Many of the techniques that worked in the past – especially before Google’s fearsome Panda and Penguin updates – are either useless today, or their effects have been severely attenuated. Nonetheless, it’s a good thing that observation and research has enabled you to have some understanding of what Google wants from websites in order to endow them with a good ranking; and this means it’s possible to confidently predict trends in what the tech giant will do insofar as SEO is concerned in 2013 and beyond.
Working With the Search Engines Gets Harder
You know what that means. No more exchanging links with shoddy websites or content farms with legions of poorly-written articles. This year, you’ve got to focus on content-enhancing tactics for onsite optimization, and legitimate link-building methods for the offsite stuff. Without further ado, then, consider these 10 predictions for what Google wants in 2013:
1. Content will be more important than ever before. Content was always King; this year it might be Emperor. Whatever changes Google makes to continue adding versions to Panda/Penguin, they will seek to do an even better job of weeding out spun content and poorly-written blog posts.

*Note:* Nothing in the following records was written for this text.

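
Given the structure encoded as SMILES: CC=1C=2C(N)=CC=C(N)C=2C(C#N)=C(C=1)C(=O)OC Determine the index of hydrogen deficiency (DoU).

Molecular formula: C14H13N3O2.
DoU = (2C + 2 + N − H − X) / 2, where X is the halogen count and O/S are ignored.
    = (2·14 + 2 + 3 − 13 − 0) / 2 = 20 / 2 = 10.

10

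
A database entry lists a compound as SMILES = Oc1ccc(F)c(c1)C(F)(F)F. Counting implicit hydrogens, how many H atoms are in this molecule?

4

Walk through each heavy atom and fill implicit hydrogens from standard valence (C 4, N 3, O 2, S 2, halogen 1); for lowercase aromatic atoms, an aromatic c carries 1 H when it has two neighbours and 0 H with three, and aromatic n carries 0 H:
  atom 1: O, bond orders sum to 1 (valence 2) → 1 H
  atom 2: aromatic c, 3 neighbours → 0 H
  atom 3: aromatic c, 2 neighbours → 1 H
  atom 4: aromatic c, 2 neighbours → 1 H
  atom 5: aromatic c, 3 neighbours → 0 H
  atom 6: F (halogen, monovalent) → 0 H
  atom 7: aromatic c, 3 neighbours → 0 H
  atom 8: aromatic c, 2 neighbours → 1 H
  atom 9: C, bond orders sum to 4 (valence 4) → 0 H
  atom 10: F (halogen, monovalent) → 0 H
  atom 11: F (halogen, monovalent) → 0 H
  atom 12: F (halogen, monovalent) → 0 H
Total hydrogens: 4.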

2. The importance of pictures and video, in the form of video marketing, photo sites like Instagram, Pinterest and Etsy, will supersede everything other than content. People gravitate towards images even more than text; using both together expertly and engagingly will do wonders for your site this year – and in the years to come.

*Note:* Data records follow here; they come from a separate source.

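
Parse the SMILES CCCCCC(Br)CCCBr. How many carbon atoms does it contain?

9

Count every carbon token in the SMILES (each C, including those in ring-closure positions and inside branches).
Carbon count: 9.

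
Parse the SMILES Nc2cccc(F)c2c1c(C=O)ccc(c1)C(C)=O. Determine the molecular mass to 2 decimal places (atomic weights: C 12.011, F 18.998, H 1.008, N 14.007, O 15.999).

257.26 g/mol

First, the molecular formula is C15H12FNO2 (counting implicit H from valence).
  C: 15 × 12.011 = 180.165
  F: 1 × 18.998 = 18.998
  H: 12 × 1.008 = 12.096
  N: 1 × 14.007 = 14.007
  O: 2 × 15.999 = 31.998
Sum: 15×12.011 + 1×18.998 + 12×1.008 + 1×14.007 + 2×15.999 = 257.264 → 257.26 g/mol.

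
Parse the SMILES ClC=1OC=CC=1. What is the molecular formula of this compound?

C4H3ClO

Walk through each heavy atom and fill implicit hydrogens from standard valence (C 4, N 3, O 2, S 2, halogen 1):
  atom 1: Cl (halogen, monovalent) → 0 H
  atom 2: C, bond orders sum to 4 (valence 4) → 0 H
  atom 3: O, bond orders sum to 2 (valence 2) → 0 H
  atom 4: C, bond orders sum to 3 (valence 4) → 1 H
  atom 5: C, bond orders sum to 3 (valence 4) → 1 H
  atom 6: C, bond orders sum to 3 (valence 4) → 1 H
Totals → C:4, H:3, Cl:1, O:1.
In Hill order: C4H3ClO.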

3. Blog commenting might take a dip in relevance this year; it is an even bigger source of spam and robotic manipulation (think spinning) than even article marketing. Instead of awarding links just based on the presence of a comment backlink, Google’s algorithm may gauge by how many click-throughs the hyperlinked website receives from human readers. Work on quality over quantity in your link building strategies.
4. Content marketing will continue to grow in the positive effect it has on your website. You can almost look at this as “foundational SEO”; everything else you do get your website out there hinges on the content you have for the traffic to interact with once they get there. If your content is lacking, you won’t capture leads.
5. Internal linking has always had a place in Google’s algorithm; this year, it will capture an even greater share. In a sense, this is a natural result of content marketing – the more pages you have on your website, the more hyperlinks connecting internal content should result. It presents a coherent whole to your impending audience; giving them a map of your entire site.
6. The webmasters with the foresight and know-how to incorporate the mobile revolution into every piece of content on their site will reap big dividends in 2013. Just think: the latest metrics have shown that desktop and laptop computer sales have suffered hugely because everyone is buying tablets and smartphones instead. Optimizing your content for reception on these devices will give you a leg up on everyone else in your niche – and they may not be able to catch up.
7. Getting a spot on the ever-shrinking real-estate of the top blogs in your niche will be more important, as Google focuses more on quality than quantity. Both quality and quantity have always been important, but quantity is about to take a seat in the trunk. Just a handful of backlinks from authority sites will outperform a stable of mediocre links.
8. Google will analyze the time-on-page factor more than ever before, and from different IP Classes. It will be difficult to artificially manipulate this for most webmasters, and it’s a great way to tell how traffic likes the content its seeing.
9. Backlink portfolio will become even more important than it already is – which means you’d do well to have multiple forms of relevant techniques for getting your links.
10. And last but not least: content resonance. How well does your content resonate across multiple niches? Are minutely-related niches picking up your stuff? If so, Google will surely smile down upon you.